Com um pouco de tempo os dois amantes saíram para a sala de jantar. Ela acanhada toda, se cobrindo pelas costas do rapaz. E esse, com medo até, foi seguindo devagar em direção a sala onde ouvira com certeza os passos terminar. Na sala de janta aonde eles chegaram a poucos momentos tudo estava em ordem. Tudo ali estava arrumado com presteza. Norma servira o jantar da noite e guardara todos os utensílios em seus locais. Nem um arranhão para se notar. Nem mesmo na geladeira a gás havia qualquer negocio. Mesmo depois de abrir a geladeira e examinar o seu interior, Norma não notou qualquer anormalidade. Tudo estava pronto. E até mesmo no guarda-louça tudo estava coberto com panos como a moça colocara. Não mais temendo, Norma foi até a cozinha e olhou os quatro cantos. Ali tudo estava em perfeita ordem como a moça deixara na noite anterior. O casal saiu da cozinha e foi até a porta do quintal onde Armando pode ver uma velha construção, certamente à construção paupérrima para os escravos dormirem naquele local. Ele nada perguntou. Olhou e calou. Norma depois de abrir a porta não notou nada desigual onde até havia batente para descer ao rés do chão.
--- Estranho! Nada de anormal! – argumentou a moça alarmada.
--- É. Pode ser. Mas eu ouvi o passar de uma pessoa quarto afora. – respondeu Armando muito baixo.
--- Vamos ao quarto das moças. Pode haver algum sinal. – respondeu Norma Vidigal.
No quarto fechado ela abriu com força para olhar tudo existente por entre as camas das moças quando eram meninas. Ao chegar ao local, Norma abriu a janela pesada feita de madeira bem acabada e fechada com uns ferrolhos de tranca, longos, dando da ponta de baixo a de cima. Para abrir o ferrolho a moça teve de fazer uma força enorme, pois a ferrugem estava a comer o metal de bronze.
--- Puxe aqui, amor! – pediu a moça a Armando.
Esse, de imediato sacudiu com força o ferrolho de tranca até soltá-lo de vez. E pela força que fez logo viu ter nada a abrir a janela enorme. Então, o casal foi até a porta de entrada de o casarão verificar se algo de estranho tinha ocorrido na parte da noite. A porta de dupla face ainda estava trancada com Norma deixara na noite anterior. Nem a porta ou nenhuma janela fora aberta pelo lado de fora. E mesmo se alguém estivesse pelo lado de dentro da casa grande também não ousara tocar em nenhuma tranca.
--- Você ouviu mesmo o barulho, querido? – indagou Norma apavorada com a certeza do rapaz
--- Ouvi!
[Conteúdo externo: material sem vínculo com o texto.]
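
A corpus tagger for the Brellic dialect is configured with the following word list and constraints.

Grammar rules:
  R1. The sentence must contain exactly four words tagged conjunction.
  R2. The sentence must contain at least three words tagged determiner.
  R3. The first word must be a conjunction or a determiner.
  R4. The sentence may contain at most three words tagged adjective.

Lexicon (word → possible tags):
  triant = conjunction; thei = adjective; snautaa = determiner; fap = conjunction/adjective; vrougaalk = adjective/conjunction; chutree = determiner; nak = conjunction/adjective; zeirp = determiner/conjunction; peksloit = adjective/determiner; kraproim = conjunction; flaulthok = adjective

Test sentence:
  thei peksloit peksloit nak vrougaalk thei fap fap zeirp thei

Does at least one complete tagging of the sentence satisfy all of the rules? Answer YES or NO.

Candidates per position — 1:thei {adjective}; 2:peksloit {adjective,determiner}; 3:peksloit {adjective,determiner}; 4:nak {conjunction,adjective}; 5:vrougaalk {adjective,conjunction}; 6:thei {adjective}; 7:fap {conjunction,adjective}; 8:fap {conjunction,adjective}; 9:zeirp {determiner,conjunction}; 10:thei {adjective}.
Rule 3 cannot be satisfied by any choice of tags from the lexicon.
So there is no consistent tagging.

NO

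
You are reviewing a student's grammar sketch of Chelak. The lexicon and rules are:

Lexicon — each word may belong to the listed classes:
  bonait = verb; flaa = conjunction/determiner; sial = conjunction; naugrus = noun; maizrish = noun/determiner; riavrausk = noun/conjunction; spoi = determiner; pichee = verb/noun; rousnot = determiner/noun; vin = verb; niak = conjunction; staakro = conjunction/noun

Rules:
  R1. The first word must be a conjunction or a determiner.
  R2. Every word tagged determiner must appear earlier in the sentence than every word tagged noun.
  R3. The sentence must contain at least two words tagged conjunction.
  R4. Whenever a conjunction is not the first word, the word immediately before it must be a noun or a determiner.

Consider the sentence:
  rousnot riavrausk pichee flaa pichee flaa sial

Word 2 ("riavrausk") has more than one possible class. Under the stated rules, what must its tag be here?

conjunction

Candidates per position — 1:rousnot {determiner,noun}; 2:riavrausk {noun,conjunction}; 3:pichee {verb,noun}; 4:flaa {conjunction,determiner}; 5:pichee {verb,noun}; 6:flaa {conjunction,determiner}; 7:sial {conjunction}.
Word 1 cannot be noun — rule 1 would then fail for every completion. It is determiner.
Word 6 cannot be conjunction — rule 4 would then fail for every completion. It is determiner.
Word 2 cannot be noun — rule 2 would then fail for every completion. It is conjunction.
Word 3 cannot be noun — rule 2 would then fail for every completion. It is verb.
Word 4 cannot be conjunction — rule 4 would then fail for every completion. It is determiner.
Word 5 cannot be noun — rule 2 would then fail for every completion. It is verb.
The only consistent sequence is: determiner conjunction verb determiner verb determiner conjunction.
Rule-by-rule: rule 1 ✓; rule 2 ✓; rule 3 ✓; rule 4 ✓.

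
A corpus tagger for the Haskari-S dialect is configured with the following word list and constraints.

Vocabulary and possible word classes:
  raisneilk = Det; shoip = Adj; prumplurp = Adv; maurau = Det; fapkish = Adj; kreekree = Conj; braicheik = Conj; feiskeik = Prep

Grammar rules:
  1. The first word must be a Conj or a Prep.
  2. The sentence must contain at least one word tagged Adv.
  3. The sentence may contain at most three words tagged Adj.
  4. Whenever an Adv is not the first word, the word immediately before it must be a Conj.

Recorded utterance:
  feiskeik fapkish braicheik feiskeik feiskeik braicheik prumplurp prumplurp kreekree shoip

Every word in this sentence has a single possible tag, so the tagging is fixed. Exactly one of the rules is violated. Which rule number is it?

4

Fixed tagging: Prep Adj Conj Prep Prep Conj Adv Adv Conj Adj.
Rule check: R1 pass, R2 pass, R3 pass, R4 fail.
Only rule 4 fails.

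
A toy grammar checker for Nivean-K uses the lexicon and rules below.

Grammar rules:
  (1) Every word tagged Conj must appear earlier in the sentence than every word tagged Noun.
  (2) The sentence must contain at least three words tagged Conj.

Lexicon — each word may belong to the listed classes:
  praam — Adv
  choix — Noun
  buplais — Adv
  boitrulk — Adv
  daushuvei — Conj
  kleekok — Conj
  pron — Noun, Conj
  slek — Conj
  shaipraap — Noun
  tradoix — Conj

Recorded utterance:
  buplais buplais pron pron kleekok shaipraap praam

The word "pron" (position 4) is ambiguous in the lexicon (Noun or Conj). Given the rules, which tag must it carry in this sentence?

Candidates per position — 1:buplais {Adv}; 2:buplais {Adv}; 3:pron {Noun,Conj}; 4:pron {Noun,Conj}; 5:kleekok {Conj}; 6:shaipraap {Noun}; 7:praam {Adv}.
Position 3: tagging it Noun would leave rule 1 unsatisfiable, so it must be Conj.
Position 4: tagging it Noun would leave rule 1 unsatisfiable, so it must be Conj.
The unique satisfying tagging is: Adv Adv Conj Conj Conj Noun Adv.
Check: rule 1 satisfied; rule 2 satisfied.

Conj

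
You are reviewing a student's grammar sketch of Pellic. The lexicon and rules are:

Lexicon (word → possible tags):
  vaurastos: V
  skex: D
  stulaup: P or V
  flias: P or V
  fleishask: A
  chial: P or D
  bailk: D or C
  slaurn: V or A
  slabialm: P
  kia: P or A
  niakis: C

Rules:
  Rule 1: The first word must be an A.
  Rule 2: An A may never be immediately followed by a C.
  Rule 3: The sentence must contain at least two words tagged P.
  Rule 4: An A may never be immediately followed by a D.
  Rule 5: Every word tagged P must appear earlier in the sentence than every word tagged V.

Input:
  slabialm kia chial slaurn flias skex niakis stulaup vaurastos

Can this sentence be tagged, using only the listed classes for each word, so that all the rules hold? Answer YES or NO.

Candidates per position — 1:slabialm {P}; 2:kia {P,A}; 3:chial {P,D}; 4:slaurn {V,A}; 5:flias {P,V}; 6:skex {D}; 7:niakis {C}; 8:stulaup {P,V}; 9:vaurastos {V}.
Rule 1 cannot be satisfied by any choice of tags from the lexicon.
So there is no consistent tagging.

NO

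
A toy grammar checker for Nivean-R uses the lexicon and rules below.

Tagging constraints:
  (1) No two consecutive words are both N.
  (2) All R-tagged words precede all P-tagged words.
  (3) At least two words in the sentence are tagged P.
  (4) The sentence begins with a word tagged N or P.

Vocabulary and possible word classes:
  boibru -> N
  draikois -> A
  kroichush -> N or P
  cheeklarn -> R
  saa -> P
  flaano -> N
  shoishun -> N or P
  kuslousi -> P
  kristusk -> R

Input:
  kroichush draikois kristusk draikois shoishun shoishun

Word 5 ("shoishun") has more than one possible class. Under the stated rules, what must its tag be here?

Candidates per position — 1:kroichush {N,P}; 2:draikois {A}; 3:kristusk {R}; 4:draikois {A}; 5:shoishun {N,P}; 6:shoishun {N,P}.
If word 1 were P, no tagging could satisfy rule 2; so word 1 is N.
If word 5 were N, no tagging could satisfy rule 3; so word 5 is P.
If word 6 were N, no tagging could satisfy rule 3; so word 6 is P.
So the tagging must be: N A R A P P.
Check: rule 1 satisfied; rule 2 satisfied; rule 3 satisfied; rule 4 satisfied.

P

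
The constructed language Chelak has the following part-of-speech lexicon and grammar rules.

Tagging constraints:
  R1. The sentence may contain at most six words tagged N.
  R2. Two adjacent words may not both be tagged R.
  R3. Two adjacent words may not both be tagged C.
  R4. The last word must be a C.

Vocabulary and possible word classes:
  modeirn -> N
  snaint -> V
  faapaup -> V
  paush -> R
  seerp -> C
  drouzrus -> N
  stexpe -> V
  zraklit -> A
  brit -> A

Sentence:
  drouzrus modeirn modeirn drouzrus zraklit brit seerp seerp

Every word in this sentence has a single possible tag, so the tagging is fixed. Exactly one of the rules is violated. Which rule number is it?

Fixed tagging: N N N N A A C C.
Applying the rules: R1 holds, R2 holds, R3 violated, R4 holds.
Only rule 3 fails.

3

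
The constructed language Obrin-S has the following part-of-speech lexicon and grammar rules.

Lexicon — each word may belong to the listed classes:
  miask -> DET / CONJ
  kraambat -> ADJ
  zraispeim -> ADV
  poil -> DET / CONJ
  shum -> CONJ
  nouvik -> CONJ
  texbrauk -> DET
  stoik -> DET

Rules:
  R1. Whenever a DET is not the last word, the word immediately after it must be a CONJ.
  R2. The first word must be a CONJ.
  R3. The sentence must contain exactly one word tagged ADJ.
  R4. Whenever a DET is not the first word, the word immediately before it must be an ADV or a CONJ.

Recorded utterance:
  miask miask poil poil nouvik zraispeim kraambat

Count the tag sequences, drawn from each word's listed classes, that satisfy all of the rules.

5

Candidates per position — 1:miask {DET,CONJ}; 2:miask {DET,CONJ}; 3:poil {DET,CONJ}; 4:poil {DET,CONJ}; 5:nouvik {CONJ}; 6:zraispeim {ADV}; 7:kraambat {ADJ}.
There are 16 candidate sequences in total.
The sequences that satisfy every rule: CONJ DET CONJ DET CONJ ADV ADJ; CONJ DET CONJ CONJ CONJ ADV ADJ; CONJ CONJ DET CONJ CONJ ADV ADJ; CONJ CONJ CONJ DET CONJ ADV ADJ; CONJ CONJ CONJ CONJ CONJ ADV ADJ.
Count = 5.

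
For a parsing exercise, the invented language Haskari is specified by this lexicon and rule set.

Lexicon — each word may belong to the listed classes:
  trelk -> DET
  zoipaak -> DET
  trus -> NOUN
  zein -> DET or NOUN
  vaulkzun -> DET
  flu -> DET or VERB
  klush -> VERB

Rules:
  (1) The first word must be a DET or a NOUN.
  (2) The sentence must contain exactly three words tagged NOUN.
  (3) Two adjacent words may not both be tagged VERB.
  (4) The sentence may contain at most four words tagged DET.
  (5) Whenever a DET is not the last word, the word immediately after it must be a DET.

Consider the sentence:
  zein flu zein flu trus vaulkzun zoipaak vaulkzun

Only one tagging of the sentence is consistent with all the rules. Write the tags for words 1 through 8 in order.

NOUN VERB NOUN VERB NOUN DET DET DET

Candidates per position — 1:zein {DET,NOUN}; 2:flu {DET,VERB}; 3:zein {DET,NOUN}; 4:flu {DET,VERB}; 5:trus {NOUN}; 6:vaulkzun {DET}; 7:zoipaak {DET}; 8:vaulkzun {DET}.
Position 1: DET is ruled out by rule 2; that leaves NOUN.
Position 2: DET is ruled out by rule 5; that leaves VERB.
Position 3: DET is ruled out by rule 2; that leaves NOUN.
Position 4: DET is ruled out by rule 5; that leaves VERB.
The unique satisfying tagging is: NOUN VERB NOUN VERB NOUN DET DET DET.
Rule-by-rule: rule 1 satisfied; rule 2 satisfied; rule 3 satisfied; rule 4 satisfied; rule 5 satisfied.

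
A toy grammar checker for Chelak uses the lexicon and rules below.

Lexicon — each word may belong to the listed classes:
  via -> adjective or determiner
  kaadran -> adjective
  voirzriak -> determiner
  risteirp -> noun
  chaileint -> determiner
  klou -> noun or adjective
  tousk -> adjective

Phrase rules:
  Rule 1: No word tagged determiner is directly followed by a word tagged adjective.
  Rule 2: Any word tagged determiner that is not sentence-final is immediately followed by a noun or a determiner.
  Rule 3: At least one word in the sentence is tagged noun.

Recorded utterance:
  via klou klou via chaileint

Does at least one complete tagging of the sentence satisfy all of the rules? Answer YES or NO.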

Não estou dizendo? Eu ouvi um barulho de sapato de sola a andar pela casa até chegar à sala de jantar. – tremeu de medo o rapaz ao dizer tal fato.
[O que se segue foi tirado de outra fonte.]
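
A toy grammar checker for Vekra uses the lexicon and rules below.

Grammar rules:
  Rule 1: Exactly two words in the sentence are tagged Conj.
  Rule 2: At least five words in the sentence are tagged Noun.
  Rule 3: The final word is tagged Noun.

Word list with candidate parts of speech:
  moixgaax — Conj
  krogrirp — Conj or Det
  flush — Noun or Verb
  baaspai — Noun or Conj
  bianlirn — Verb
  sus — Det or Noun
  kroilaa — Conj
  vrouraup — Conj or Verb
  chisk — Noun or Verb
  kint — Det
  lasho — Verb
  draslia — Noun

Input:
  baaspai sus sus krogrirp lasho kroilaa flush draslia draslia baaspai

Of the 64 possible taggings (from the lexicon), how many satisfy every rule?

11

Candidates per position — 1:baaspai {Noun,Conj}; 2:sus {Det,Noun}; 3:sus {Det,Noun}; 4:krogrirp {Conj,Det}; 5:lasho {Verb}; 6:kroilaa {Conj}; 7:flush {Noun,Verb}; 8:draslia {Noun}; 9:draslia {Noun}; 10:baaspai {Noun,Conj}.
There are 64 candidate sequences in total.
Checking each against the rules leaves 11 sequences.
Count = 11.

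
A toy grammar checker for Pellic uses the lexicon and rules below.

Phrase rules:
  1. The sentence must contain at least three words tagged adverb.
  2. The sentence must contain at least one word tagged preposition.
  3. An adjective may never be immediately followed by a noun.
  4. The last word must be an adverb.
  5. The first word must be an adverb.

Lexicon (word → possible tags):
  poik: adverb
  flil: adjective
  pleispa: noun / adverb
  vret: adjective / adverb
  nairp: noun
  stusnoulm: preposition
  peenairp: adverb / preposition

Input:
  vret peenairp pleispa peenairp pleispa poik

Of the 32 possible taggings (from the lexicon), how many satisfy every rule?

Candidates per position — 1:vret {adjective,adverb}; 2:peenairp {adverb,preposition}; 3:pleispa {noun,adverb}; 4:peenairp {adverb,preposition}; 5:pleispa {noun,adverb}; 6:poik {adverb}.
There are 32 candidate sequences in total.
Checking each against the rules leaves 11 sequences.
Count = 11.

11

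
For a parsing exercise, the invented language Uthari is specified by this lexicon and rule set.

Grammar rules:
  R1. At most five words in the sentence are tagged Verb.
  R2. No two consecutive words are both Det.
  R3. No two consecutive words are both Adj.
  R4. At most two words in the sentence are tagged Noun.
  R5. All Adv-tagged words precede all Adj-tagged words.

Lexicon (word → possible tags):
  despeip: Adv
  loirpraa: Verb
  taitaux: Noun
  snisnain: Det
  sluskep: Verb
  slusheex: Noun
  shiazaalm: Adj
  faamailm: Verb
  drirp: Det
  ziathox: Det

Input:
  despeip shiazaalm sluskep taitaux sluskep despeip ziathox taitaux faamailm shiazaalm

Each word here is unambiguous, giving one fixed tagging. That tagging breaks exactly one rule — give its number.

Fixed tagging: Adv Adj Verb Noun Verb Adv Det Noun Verb Adj.
Applying the rules: R1 holds, R2 holds, R3 holds, R4 holds, R5 violated.
Only rule 5 fails.

5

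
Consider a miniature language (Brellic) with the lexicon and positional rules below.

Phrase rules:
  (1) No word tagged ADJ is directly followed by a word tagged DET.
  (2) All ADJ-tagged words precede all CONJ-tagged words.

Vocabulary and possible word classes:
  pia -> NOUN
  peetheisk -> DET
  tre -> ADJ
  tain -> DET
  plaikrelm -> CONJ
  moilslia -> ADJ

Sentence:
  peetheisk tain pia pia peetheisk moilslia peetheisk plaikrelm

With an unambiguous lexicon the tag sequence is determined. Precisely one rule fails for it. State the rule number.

Fixed tagging: DET DET NOUN NOUN DET ADJ DET CONJ.
Applying the rules: R1 fails, R2 ok.
Only rule 1 fails.

1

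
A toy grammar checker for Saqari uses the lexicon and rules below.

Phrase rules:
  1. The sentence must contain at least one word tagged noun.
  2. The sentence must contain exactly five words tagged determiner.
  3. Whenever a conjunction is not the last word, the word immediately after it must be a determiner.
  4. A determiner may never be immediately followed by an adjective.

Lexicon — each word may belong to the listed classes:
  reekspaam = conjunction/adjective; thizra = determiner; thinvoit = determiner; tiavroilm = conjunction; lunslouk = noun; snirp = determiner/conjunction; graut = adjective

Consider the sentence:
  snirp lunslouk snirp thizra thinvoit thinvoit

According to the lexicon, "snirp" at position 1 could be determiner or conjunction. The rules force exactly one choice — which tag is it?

Candidates per position — 1:snirp {determiner,conjunction}; 2:lunslouk {noun}; 3:snirp {determiner,conjunction}; 4:thizra {determiner}; 5:thinvoit {determiner}; 6:thinvoit {determiner}.
Position 1: conjunction is ruled out by rule 2; that leaves determiner.
Position 3: conjunction is ruled out by rule 2; that leaves determiner.
So the tagging must be: determiner noun determiner determiner determiner determiner.
Rule-by-rule: rule 1 satisfied; rule 2 satisfied; rule 3 satisfied; rule 4 satisfied.

determiner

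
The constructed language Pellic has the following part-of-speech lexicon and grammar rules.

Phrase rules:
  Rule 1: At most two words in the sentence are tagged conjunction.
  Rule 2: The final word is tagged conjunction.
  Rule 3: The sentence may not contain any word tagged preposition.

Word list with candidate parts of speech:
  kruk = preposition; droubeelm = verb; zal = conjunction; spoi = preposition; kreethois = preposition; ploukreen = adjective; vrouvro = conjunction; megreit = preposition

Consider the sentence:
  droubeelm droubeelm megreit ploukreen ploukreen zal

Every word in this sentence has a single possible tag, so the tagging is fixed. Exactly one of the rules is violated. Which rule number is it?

Fixed tagging: verb verb preposition adjective adjective conjunction.
Rule check: R1 ok, R2 ok, R3 fails.
Only rule 3 fails.

3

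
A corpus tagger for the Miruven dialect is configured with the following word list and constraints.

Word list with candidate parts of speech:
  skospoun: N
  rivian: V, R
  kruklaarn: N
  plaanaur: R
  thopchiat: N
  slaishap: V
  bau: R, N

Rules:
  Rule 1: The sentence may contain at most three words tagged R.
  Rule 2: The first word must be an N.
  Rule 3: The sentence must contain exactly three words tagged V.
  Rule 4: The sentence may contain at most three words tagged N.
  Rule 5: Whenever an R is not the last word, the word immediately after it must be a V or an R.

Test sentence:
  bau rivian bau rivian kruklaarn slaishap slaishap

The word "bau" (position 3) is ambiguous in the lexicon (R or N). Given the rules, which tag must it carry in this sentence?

R

Candidates per position — 1:bau {R,N}; 2:rivian {V,R}; 3:bau {R,N}; 4:rivian {V,R}; 5:kruklaarn {N}; 6:slaishap {V}; 7:slaishap {V}.
Position 1: tagging it R would leave rule 2 unsatisfiable, so it must be N.
Position 4: tagging it R would leave rule 5 unsatisfiable, so it must be V.
Position 2: tagging it V would leave rule 3 unsatisfiable, so it must be R.
Position 3: tagging it N would leave rule 5 unsatisfiable, so it must be R.
That leaves exactly one tagging: N R R V N V V.
Rule-by-rule: rule 1 holds; rule 2 holds; rule 3 holds; rule 4 holds; rule 5 holds.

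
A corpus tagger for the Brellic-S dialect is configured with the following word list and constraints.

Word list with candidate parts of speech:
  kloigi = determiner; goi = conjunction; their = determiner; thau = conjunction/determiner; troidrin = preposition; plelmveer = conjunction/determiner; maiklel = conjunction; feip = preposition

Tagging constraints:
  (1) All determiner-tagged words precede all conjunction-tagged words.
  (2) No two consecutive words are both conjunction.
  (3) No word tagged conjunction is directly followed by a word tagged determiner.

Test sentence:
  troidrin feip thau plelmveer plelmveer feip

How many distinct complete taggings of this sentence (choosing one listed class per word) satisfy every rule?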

--- Sei não. Só tem uma coisa a ser feita: falar com dona Carmozina! – falou a moça tremendo de medo por causa da aparição da noite.
--- Quem é Carmozina? – quis saber Armando a tremer de medo.
--- Uma velha. Ela é descendente de índios. É muito respeitada por essas bandas. Seu avô foi um índio terrível. Serviu aqui na fazenda quando era do meu avô. O pai desse índio era também índio e serviu ao meu bisavô. Era chamado de “Flecha”. Ela tem um filho índio já bem velho. Porém mais novo que sua mãe, é claro. – respondeu Norma a tremer os dentes.